To realize our E.D. Frosti project, we had to create several mechanisms which will be outlined below.

1. Dual inhibition system

Since E.D. Frosti has all the genetic information to exercise both functions, it is very important to make sure that only one type of proteins will be expressed in one E.D. Frosti cell. A dual inhibition system is a good way to ensure this and is explained in the next figure.
When arabinose is added to the medium (stimulus 1), it will induce transcription from the pBAD promoter ( BBa_I13453 ), resulting in LuxR ( BBa_I0462 ) and LuxI ( BBa_C0261 ) transcripts that are translated into the respective proteins. LuxI is an enzyme that catalyzes the production of N-Acyl homoserine lactones ( AHLs ) from S-adenosyl methionine (SAM ) and acyl-coenzyme A (acyl-CoA). These AHLs, when bound to LuxR, are able to regulate transcription through binding with a luxR binding site located in promoter regions.

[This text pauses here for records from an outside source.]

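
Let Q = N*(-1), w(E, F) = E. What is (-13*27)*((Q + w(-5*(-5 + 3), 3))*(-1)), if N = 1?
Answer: 3159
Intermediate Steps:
Q = -1 (Q = 1*(-1) = -1)
(-13*27)*((Q + w(-5*(-5 + 3), 3))*(-1)) = (-13*27)*((-1 - 5*(-5 + 3))*(-1)) = -351*(-1 - 5*(-2))*(-1) = -351*(-1 + 10)*(-1) = -3159*(-1) = -351*(-9) = 3159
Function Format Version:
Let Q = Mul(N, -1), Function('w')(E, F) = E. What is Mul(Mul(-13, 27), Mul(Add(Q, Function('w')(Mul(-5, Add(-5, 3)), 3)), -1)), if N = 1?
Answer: 3159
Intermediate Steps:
Q = -1 (Q = Mul(1, -1) = -1)
Mul(Mul(-13, 27), Mul(Add(Q, Function('w')(Mul(-5, Add(-5, 3)), 3)), -1)) = Mul(Mul(-13, 27), Mul(Add(-1, Mul(-5, Add(-5, 3))), -1)) = Mul(-351, Mul(Add(-1, Mul(-5, -2)), -1)) = Mul(-351, Mul(Add(-1, 10), -1)) = Mul(-351, Mul(9, -1)) = Mul(-351, -9) = 3159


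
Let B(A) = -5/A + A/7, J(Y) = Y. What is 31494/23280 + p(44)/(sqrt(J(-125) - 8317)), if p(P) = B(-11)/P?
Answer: 5249/3880 + 43*I*sqrt(938)/4766916 ≈ 1.3528 + 0.00027627*I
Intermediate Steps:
B(A) = -5/A + A/7 (B(A) = -5/A + A*(1/7) = -5/A + A/7)
p(P) = -86/(77*P) (p(P) = (-5/(-11) + (1/7)*(-11))/P = (-5*(-1/11) - 11/7)/P = (5/11 - 11/7)/P = -86/(77*P))
31494/23280 + p(44)/(sqrt(J(-125) - 8317)) = 31494/23280 + (-86/77/44)/(sqrt(-125 - 8317)) = 31494*(1/23280) + (-86/77*1/44)/(sqrt(-8442)) = 5249/3880 - 43*(-I*sqrt(938)/2814)/1694 = 5249/3880 - (-43)*I*sqrt(938)/4766916 = 5249/3880 + 43*I*sqrt(938)/4766916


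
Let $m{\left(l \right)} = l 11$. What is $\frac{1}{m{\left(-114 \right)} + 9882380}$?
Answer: $\frac{1}{9881126} \approx 1.012 \cdot 10^{-7}$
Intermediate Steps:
$m{\left(l \right)} = 11 l$
$\frac{1}{m{\left(-114 \right)} + 9882380} = \frac{1}{11 \left(-114\right) + 9882380} = \frac{1}{-1254 + 9882380} = \frac{1}{9881126}$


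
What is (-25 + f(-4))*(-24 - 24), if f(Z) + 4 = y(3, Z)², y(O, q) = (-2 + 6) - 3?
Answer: 1344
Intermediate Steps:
y(O, q) = 1 (y(O, q) = 4 - 3 = 1)
f(Z) = -3 (f(Z) = -4 + 1² = -4 + 1 = -3)
(-25 + f(-4))*(-24 - 24) = (-25 - 3)*(-24 - 24) = -28*(-48) = 1344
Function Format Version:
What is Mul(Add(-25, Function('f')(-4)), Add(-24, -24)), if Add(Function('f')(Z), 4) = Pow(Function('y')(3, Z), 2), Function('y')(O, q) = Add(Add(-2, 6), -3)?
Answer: 1344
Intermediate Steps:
Function('y')(O, q) = 1 (Function('y')(O, q) = Add(4, -3) = 1)
Function('f')(Z) = -3 (Function('f')(Z) = Add(-4, Pow(1, 2)) = Add(-4, 1) = -3)
Mul(Add(-25, Function('f')(-4)), Add(-24, -24)) = Mul(Add(-25, -3), Add(-24, -24)) = Mul(-28, -48) = 1344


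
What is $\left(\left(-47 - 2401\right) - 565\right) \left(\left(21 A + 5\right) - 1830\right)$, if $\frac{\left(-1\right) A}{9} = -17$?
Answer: $-4182044$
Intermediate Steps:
$A = 153$ ($A = \left(-9\right) \left(-17\right) = 153$)
$\left(\left(-47 - 2401\right) - 565\right) \left(\left(21 A + 5\right) - 1830\right) = \left(\left(-47 - 2401\right) - 565\right) \left(\left(21 \cdot 153 + 5\right) - 1830\right) = \left(-2448 - 565\right) \left(\left(3213 + 5\right) - 1830\right) = - 3013 \left(3218 - 1830\right) = \left(-3013\right) 1388 = -4182044$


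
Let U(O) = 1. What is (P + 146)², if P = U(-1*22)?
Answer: 21609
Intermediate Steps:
P = 1
(P + 146)² = (1 + 146)² = 147² = 21609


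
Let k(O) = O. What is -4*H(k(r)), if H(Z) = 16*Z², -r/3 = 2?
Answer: -2304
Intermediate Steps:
r = -6 (r = -3*2 = -6)
-4*H(k(r)) = -64*(-6)² = -64*36 = -4*576 = -2304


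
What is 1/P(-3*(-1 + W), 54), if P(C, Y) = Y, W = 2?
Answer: 1/54 ≈ 0.018519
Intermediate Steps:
1/P(-3*(-1 + W), 54) = 1/54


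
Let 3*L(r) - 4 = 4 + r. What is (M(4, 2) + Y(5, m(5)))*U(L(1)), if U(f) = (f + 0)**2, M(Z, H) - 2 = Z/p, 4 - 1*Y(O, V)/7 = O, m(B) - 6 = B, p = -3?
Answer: -57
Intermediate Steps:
m(B) = 6 + B
Y(O, V) = 28 - 7*O
L(r) = 8/3 + r/3 (L(r) = 4/3 + (4 + r)/3 = 4/3 + (4/3 + r/3) = 8/3 + r/3)
M(Z, H) = 2 - Z/3 (M(Z, H) = 2 + Z/(-3) = 2 + Z*(-1/3) = 2 - Z/3)
U(f) = f**2
(M(4, 2) + Y(5, m(5)))*U(L(1)) = ((2 - 1/3*4) + (28 - 7*5))*(8/3 + (1/3)*1)**2 = ((2 - 4/3) + (28 - 35))*(8/3 + 1/3)**2 = (2/3 - 7)*3**2 = -19/3*9 = -57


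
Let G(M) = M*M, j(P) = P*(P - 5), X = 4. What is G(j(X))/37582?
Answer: 8/18791 ≈ 0.00042574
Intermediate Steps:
j(P) = P*(-5 + P)
G(M) = M**2
G(j(X))/37582 = (4*(-5 + 4))**2/37582 = (4*(-1))**2*(1/37582) = (-4)**2*(1/37582) = 16*(1/37582) = 8/18791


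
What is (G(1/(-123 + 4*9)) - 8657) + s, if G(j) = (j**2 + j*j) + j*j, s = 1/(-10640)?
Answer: -232394732923/26844720 ≈ -8657.0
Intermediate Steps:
s = -1/10640 ≈ -9.3985e-5
G(j) = 3*j**2 (G(j) = (j**2 + j**2) + j**2 = 2*j**2 + j**2 = 3*j**2)
(G(1/(-123 + 4*9)) - 8657) + s = (3*(1/(-123 + 4*9))**2 - 8657) - 1/10640 = (3*(1/(-123 + 36))**2 - 8657) - 1/10640 = (3*(1/(-87))**2 - 8657) - 1/10640 = (3*(-1/87)**2 - 8657) - 1/10640 = (3*(1/7569) - 8657) - 1/10640 = (1/2523 - 8657) - 1/10640 = -21841610/2523 - 1/10640 = -232394732923/26844720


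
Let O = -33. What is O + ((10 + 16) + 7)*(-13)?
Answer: -462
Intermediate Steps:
O + ((10 + 16) + 7)*(-13) = -33 + ((10 + 16) + 7)*(-13) = -33 + (26 + 7)*(-13) = -33 + 33*(-13) = -33 - 429 = -462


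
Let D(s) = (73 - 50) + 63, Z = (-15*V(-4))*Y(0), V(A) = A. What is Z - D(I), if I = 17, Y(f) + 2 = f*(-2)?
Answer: -206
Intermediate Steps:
Y(f) = -2 - 2*f (Y(f) = -2 + f*(-2) = -2 - 2*f)
Z = -120 (Z = (-15*(-4))*(-2 - 2*0) = 60*(-2 + 0) = 60*(-2) = -120)
D(s) = 86 (D(s) = 23 + 63 = 86)
Z - D(I) = -120 - 1*86 = -120 - 86 = -206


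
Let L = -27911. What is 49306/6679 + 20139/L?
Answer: 1241671385/186417569 ≈ 6.6607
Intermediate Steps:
49306/6679 + 20139/L = 49306/6679 + 20139/(-27911) = 49306*(1/6679) + 20139*(-1/27911) = 49306/6679 - 20139/27911 = 1241671385/186417569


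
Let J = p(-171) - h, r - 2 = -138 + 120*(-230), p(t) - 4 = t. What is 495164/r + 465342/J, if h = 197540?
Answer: -27701028665/1370900338 ≈ -20.206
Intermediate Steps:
p(t) = 4 + t
r = -27736 (r = 2 + (-138 + 120*(-230)) = 2 + (-138 - 27600) = 2 - 27738 = -27736)
J = -197707 (J = (4 - 171) - 1*197540 = -167 - 197540 = -197707)
495164/r + 465342/J = 495164/(-27736) + 465342/(-197707) = 495164*(-1/27736) + 465342*(-1/197707) = -123791/6934 - 465342/197707 = -27701028665/1370900338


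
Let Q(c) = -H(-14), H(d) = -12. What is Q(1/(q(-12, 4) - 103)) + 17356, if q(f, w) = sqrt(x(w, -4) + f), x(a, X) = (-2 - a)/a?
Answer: 17368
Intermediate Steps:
x(a, X) = (-2 - a)/a
q(f, w) = sqrt(f + (-2 - w)/w) (q(f, w) = sqrt((-2 - w)/w + f) = sqrt(f + (-2 - w)/w))
Q(c) = 12 (Q(c) = -1*(-12) = 12)
Q(1/(q(-12, 4) - 103)) + 17356 = 12 + 17356 = 17368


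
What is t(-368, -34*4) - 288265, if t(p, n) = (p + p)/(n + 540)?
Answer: -29114949/101 ≈ -2.8827e+5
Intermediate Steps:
t(p, n) = 2*p/(540 + n) (t(p, n) = (2*p)/(540 + n) = 2*p/(540 + n))
t(-368, -34*4) - 288265 = 2*(-368)/(540 - 34*4) - 288265 = 2*(-368)/(540 - 136) - 288265 = 2*(-368)/404 - 288265 = 2*(-368)*(1/404) - 288265 = -184/101 - 288265 = -29114949/101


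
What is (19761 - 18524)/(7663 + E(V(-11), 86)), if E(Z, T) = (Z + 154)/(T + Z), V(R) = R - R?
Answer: 53191/329586 ≈ 0.16139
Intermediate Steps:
V(R) = 0
E(Z, T) = (154 + Z)/(T + Z)
(19761 - 18524)/(7663 + E(V(-11), 86)) = (19761 - 18524)/(7663 + (154 + 0)/(86 + 0)) = 1237/(7663 + 154/86) = 1237/(7663 + (1/86)*154) = 1237/(7663 + 77/43) = 1237/(329586/43) = 1237*(43/329586) = 53191/329586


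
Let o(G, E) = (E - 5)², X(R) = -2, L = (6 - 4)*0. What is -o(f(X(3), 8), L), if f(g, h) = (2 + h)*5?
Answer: -25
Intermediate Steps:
L = 0 (L = 2*0 = 0)
f(g, h) = 10 + 5*h
o(G, E) = (-5 + E)²
-o(f(X(3), 8), L) = -(-5 + 0)² = -1*(-5)² = -1*25 = -25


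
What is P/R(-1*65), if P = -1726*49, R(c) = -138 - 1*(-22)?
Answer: 42287/58 ≈ 729.09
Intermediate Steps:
R(c) = -116 (R(c) = -138 + 22 = -116)
P = -84574
P/R(-1*65) = -84574/(-116) = -84574*(-1/116) = 42287/58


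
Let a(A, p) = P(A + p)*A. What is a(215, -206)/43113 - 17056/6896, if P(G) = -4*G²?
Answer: -25327306/6193901 ≈ -4.0891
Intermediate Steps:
a(A, p) = -4*A*(A + p)² (a(A, p) = (-4*(A + p)²)*A = -4*A*(A + p)²)
a(215, -206)/43113 - 17056/6896 = -4*215*(215 - 206)²/43113 - 17056/6896 = -4*215*9²*(1/43113) - 17056*1/6896 = -4*215*81*(1/43113) - 1066/431 = -69660*1/43113 - 1066/431 = -23220/14371 - 1066/431 = -25327306/6193901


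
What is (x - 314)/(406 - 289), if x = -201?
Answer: -515/117 ≈ -4.4017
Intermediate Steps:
(x - 314)/(406 - 289) = (-201 - 314)/(406 - 289) = -515/117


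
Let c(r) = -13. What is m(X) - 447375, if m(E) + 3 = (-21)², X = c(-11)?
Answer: -446937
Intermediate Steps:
X = -13
m(E) = 438 (m(E) = -3 + (-21)² = -3 + 441 = 438)
m(X) - 447375 = 438 - 447375 = -446937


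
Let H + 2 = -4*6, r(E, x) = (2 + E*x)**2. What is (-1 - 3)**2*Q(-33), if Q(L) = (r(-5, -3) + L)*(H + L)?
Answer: -241664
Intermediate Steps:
H = -26 (H = -2 - 4*6 = -2 - 24 = -26)
Q(L) = (-26 + L)*(289 + L) (Q(L) = ((2 - 5*(-3))**2 + L)*(-26 + L) = ((2 + 15)**2 + L)*(-26 + L) = (17**2 + L)*(-26 + L) = (289 + L)*(-26 + L) = (-26 + L)*(289 + L))
(-1 - 3)**2*Q(-33) = (-1 - 3)**2*(-7514 + (-33)**2 + 263*(-33)) = (-4)**2*(-7514 + 1089 - 8679) = 16*(-15104) = -241664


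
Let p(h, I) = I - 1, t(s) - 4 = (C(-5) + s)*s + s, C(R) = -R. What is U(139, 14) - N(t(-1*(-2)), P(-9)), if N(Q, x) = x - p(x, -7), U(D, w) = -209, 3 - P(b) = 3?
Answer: -217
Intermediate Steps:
P(b) = 0 (P(b) = 3 - 1*3 = 3 - 3 = 0)
t(s) = 4 + s + s*(5 + s) (t(s) = 4 + ((-1*(-5) + s)*s + s) = 4 + ((5 + s)*s + s) = 4 + (s*(5 + s) + s) = 4 + (s + s*(5 + s)) = 4 + s + s*(5 + s))
p(h, I) = -1 + I
N(Q, x) = 8 + x (N(Q, x) = x - (-1 - 7) = x - 1*(-8) = x + 8 = 8 + x)
U(139, 14) - N(t(-1*(-2)), P(-9)) = -209 - (8 + 0) = -209 - 1*8 = -209 - 8 = -217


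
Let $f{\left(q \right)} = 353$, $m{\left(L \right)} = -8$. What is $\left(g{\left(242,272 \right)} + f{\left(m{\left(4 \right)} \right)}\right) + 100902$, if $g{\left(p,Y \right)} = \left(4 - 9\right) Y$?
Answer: $99895$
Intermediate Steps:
$g{\left(p,Y \right)} = - 5 Y$
$\left(g{\left(242,272 \right)} + f{\left(m{\left(4 \right)} \right)}\right) + 100902 = \left(\left(-5\right) 272 + 353\right) + 100902 = \left(-1360 + 353\right) + 100902 = -1007 + 100902 = 99895$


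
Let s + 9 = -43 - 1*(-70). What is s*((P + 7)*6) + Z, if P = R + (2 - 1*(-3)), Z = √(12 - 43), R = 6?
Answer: 1944 + I*√31 ≈ 1944.0 + 5.5678*I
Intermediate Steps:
s = 18 (s = -9 + (-43 - 1*(-70)) = -9 + (-43 + 70) = -9 + 27 = 18)
Z = I*√31 (Z = √(-31) = I*√31 ≈ 5.5678*I)
P = 11 (P = 6 + (2 - 1*(-3)) = 6 + (2 + 3) = 6 + 5 = 11)
s*((P + 7)*6) + Z = 18*((11 + 7)*6) + I*√31 = 18*(18*6) + I*√31 = 18*108 + I*√31 = 1944 + I*√31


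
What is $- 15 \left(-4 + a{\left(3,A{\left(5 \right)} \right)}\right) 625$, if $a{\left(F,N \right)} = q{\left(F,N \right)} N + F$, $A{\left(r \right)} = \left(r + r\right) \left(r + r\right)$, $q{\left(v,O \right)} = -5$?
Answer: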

In our system, the LuxR-AHL complex will perform a dual task.
While it activates the pLux-CI promoter ( BBa_R0065), resulting in the transcriptional activation of OmpA-AFP (NEW BIOBRICK)and MelA ( BBa_K193602 ) (2), it acts as a negative regulator of the pLac-Lux promoter ( BBa_K091100), the transcriptional regulator of stimulus 2, an additional safety mechanism to ensure that no INP can be produced during stimulus 1, even under non-inducing conditions. If we add lactose or IPTG to the medium (stimulus 2), it will activate transcription from the pLac-Lux promoter , resulting in INP (NEW BIOBRICK), CI repressor and CrtEBI ( BBa_K274100 ) transcripts that are translated into their specific proteins. The CI repressor will repress the pLux-CI promoter and, thereby specifically inhibiting the production of AFP, while INP is being expressed.